(este texto foi escrito com a devida autorização da paciente)
A meio de uma consulta, quase sem contexto aparente, atira-me a paciente um desabafo de zangada resignação – “Parece que ficamos todos doidos aos vintes”.
Perguntei quem são estes “todos doidos aos vintes”, e foi-me enumerado um rol de amigos desta pessoa que tendo entre vinte e poucos e inícios dos trinta, eram segundo ela, “todos doidos”. Os “sintomas” eram bastante parecidos entre si, suores frios, dores psicossomáticas que davam diversas idas a médicos e exames que não resultavam em nenhuma doença orgânica, insónias ou sonolência excessiva, irritabilidade que levava a uma série de problemas e conflitos, taquicardia, e até, como esta pessoa me descreveu um colega de faculdade “que saiu a meio de uma apresentação para ir à casa de banho”. Surgiam também veladas outras questões que vinham nas entrelinhas: abuso de álcool, fobias incapacitantes, ansiedade social generalizada entre outras.
Ela contou-me isto em consulta numa tentativa de sentir que não estava só no seu sofrimento. Que havia uma “doideira dos vintes”.
Aproveitei este momento para fazer um resumo do que era a vida dela nesta faixa etária. Chegámos à conclusão rápida, que em 5 anos, esta pessoa passou de viver em casa dos pais sem nunca ter feito uma cama para ir viver sozinha, finalizar uma tese, conjugar uma vida académica com uma vida profissional e tentar fazer malabarismo com a vida pessoal, entre outras liberdades às quais nunca lhe tinham advertido sobre as responsabilidades anexadas.
Há de facto uma discrepância enorme entre o expectável, o fantasiado, e o real. Curiosamente lê-se corriqueiramente sobre uma adolescência “tardia”, e digo curiosamente porque a mesma sociedade que alerta sobre uma adolescência tardia fomenta esta. Tal como adolescentes, esta pessoa e os seus amigos, eram “crescidos” sem terem responsabilidades de adultos, tinham vidas suspensas “enquanto não faziam o curso”, “enquanto não arranjavam alguém”, “enquanto não tinham emprego na área”. Eternamente à espera do momento ideal para avançar com a vida. Nunca tendo sido preparados ou sequer realisticamente educados para uma mudança enorme nas suas vidas, eram miúdos perdidos em corpos de gente graúda.
Muitos dos pais destes jovens tinham um discurso paradoxal (os poucos pais que consegui ter em consulta, afinal, o problema era dos filhos e nunca da família). Entre um protecionismo desfasado da idade e maturidade dos filhos, existia uma exigência de que os filhos fossem como eles quando tinham a sua idade. Ao mesmo tempo que exigiam que os filhos tirassem uma licenciatura, e porque não um mestrado também, lamentavam-se que já podiam ser avós. Ao mesmo tempo que diziam para os filhos se concentrarem nos estudos, recordavam que aos 30 tinham sido chefes de secção num emprego para a vida que já não existe. O fantasiado era uma vida que aos 20 e poucos incluísse filhos, casa, emprego para a vida, um carro para o pai, outro para a mãe e um de família. O expectável, era um curso, muito trabalho, e que, no final, talvez a coisa se resolvesse pelo melhor. O real, era um curso que por vezes não era o idealizado, uma procura pelo emprego na área, precário e mal pago, filhos quase aos 40 depois de uma vida a tentar equilibrar um leque de relações falhadas por falta de tempo e investimento pessoal.

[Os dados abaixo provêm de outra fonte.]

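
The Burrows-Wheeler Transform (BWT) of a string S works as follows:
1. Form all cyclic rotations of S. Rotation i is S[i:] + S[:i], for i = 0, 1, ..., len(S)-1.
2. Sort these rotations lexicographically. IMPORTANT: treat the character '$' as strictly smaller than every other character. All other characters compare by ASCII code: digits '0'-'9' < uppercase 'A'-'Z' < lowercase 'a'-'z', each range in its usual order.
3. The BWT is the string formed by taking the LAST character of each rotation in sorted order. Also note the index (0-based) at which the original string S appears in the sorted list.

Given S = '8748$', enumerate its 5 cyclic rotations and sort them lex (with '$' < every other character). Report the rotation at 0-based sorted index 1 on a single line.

Answer: 48$87

Derivation:
All 5 rotations (rotation i = S[i:]+S[:i]):
  rot[0] = 8748$
  rot[1] = 748$8
  rot[2] = 48$87
  rot[3] = 8$874
  rot[4] = $8748
Sorted (with $ < everything):
  sorted[0] = $8748
  sorted[1] = 48$87
  sorted[2] = 748$8
  sorted[3] = 8$874
  sorted[4] = 8748$
sorted[1] = 48$87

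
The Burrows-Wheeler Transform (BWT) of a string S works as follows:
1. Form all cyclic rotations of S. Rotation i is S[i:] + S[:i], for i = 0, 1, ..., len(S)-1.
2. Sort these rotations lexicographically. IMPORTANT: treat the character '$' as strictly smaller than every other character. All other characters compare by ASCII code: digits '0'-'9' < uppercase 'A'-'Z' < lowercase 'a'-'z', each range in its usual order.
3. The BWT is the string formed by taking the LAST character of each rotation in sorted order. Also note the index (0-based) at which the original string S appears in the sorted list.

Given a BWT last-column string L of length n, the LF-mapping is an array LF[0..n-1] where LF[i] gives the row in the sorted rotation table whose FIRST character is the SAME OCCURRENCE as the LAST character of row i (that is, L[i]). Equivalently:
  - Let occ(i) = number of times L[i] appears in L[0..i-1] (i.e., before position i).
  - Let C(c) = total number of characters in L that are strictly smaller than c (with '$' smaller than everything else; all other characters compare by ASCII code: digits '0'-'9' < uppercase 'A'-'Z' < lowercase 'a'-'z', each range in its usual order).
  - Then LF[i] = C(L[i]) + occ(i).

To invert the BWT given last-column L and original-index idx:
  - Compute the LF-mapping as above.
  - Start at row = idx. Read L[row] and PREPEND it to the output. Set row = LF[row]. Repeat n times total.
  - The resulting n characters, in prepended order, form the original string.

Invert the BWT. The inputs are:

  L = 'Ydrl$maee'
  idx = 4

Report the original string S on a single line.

Answer: emeraldY$

Derivation:
LF mapping: 1 3 8 6 0 7 2 4 5
Walk LF starting at row 4, prepending L[row]:
  step 1: row=4, L[4]='$', prepend. Next row=LF[4]=0
  step 2: row=0, L[0]='Y', prepend. Next row=LF[0]=1
  step 3: row=1, L[1]='d', prepend. Next row=LF[1]=3
  step 4: row=3, L[3]='l', prepend. Next row=LF[3]=6
  step 5: row=6, L[6]='a', prepend. Next row=LF[6]=2
  step 6: row=2, L[2]='r', prepend. Next row=LF[2]=8
  step 7: row=8, L[8]='e', prepend. Next row=LF[8]=5
  step 8: row=5, L[5]='m', prepend. Next row=LF[5]=7
  step 9: row=7, L[7]='e', prepend. Next row=LF[7]=4
Reversed output: emeraldY$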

Viviam então entre o expectável com o objetivo de chegar à fantasia. O real, não era vivido.
Então o real, a vida concreta, era também uma vida suspensa, assente na idealização do que poderá ser, e a realidade que é.

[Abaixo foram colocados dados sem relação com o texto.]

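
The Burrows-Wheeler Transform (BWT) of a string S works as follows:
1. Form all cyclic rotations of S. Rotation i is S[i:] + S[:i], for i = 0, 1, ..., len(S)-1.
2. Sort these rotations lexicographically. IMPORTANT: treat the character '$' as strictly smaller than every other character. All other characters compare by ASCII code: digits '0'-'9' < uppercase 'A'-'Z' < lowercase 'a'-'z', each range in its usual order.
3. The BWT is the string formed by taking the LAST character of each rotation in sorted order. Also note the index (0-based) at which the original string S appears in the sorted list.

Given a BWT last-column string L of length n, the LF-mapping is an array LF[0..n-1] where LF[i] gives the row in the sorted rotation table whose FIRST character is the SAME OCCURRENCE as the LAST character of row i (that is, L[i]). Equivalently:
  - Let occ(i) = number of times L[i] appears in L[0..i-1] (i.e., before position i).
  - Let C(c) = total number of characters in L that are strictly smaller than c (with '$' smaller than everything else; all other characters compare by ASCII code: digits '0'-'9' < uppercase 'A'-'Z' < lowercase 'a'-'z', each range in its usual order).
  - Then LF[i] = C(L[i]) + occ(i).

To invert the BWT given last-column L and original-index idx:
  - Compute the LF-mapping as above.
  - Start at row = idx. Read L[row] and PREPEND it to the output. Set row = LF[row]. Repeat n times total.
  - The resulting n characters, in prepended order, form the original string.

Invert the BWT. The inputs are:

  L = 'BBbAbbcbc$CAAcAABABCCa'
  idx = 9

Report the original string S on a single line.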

Esta pessoa em consulta compreendeu um pouco mais sobre o que a trazia ali quando lhe traduzi as taquicardias, as dores psicossomáticas, e outras coisas pelo nome que tem: o vazio. Pendurada entre o que não é nem real nem concreto, vive-se no vazio, sabendo que a vida está a passar por nós. A esta pessoa ajudou elaborar objetivos concretos e realistas de vida. Também a ajudou ter a consciência que ser atirada aos lobos depois de anos de protecionismo, enquanto lhe vendiam uma vida onde o esforço compensa sempre, onde a frustração não existe, só lhe iria trazer sofrimento quando a realidade lhe bate à porta.
Em suma, não ficam “todos doidos aos vintes”, estavam a sofrer todos aos "vintes".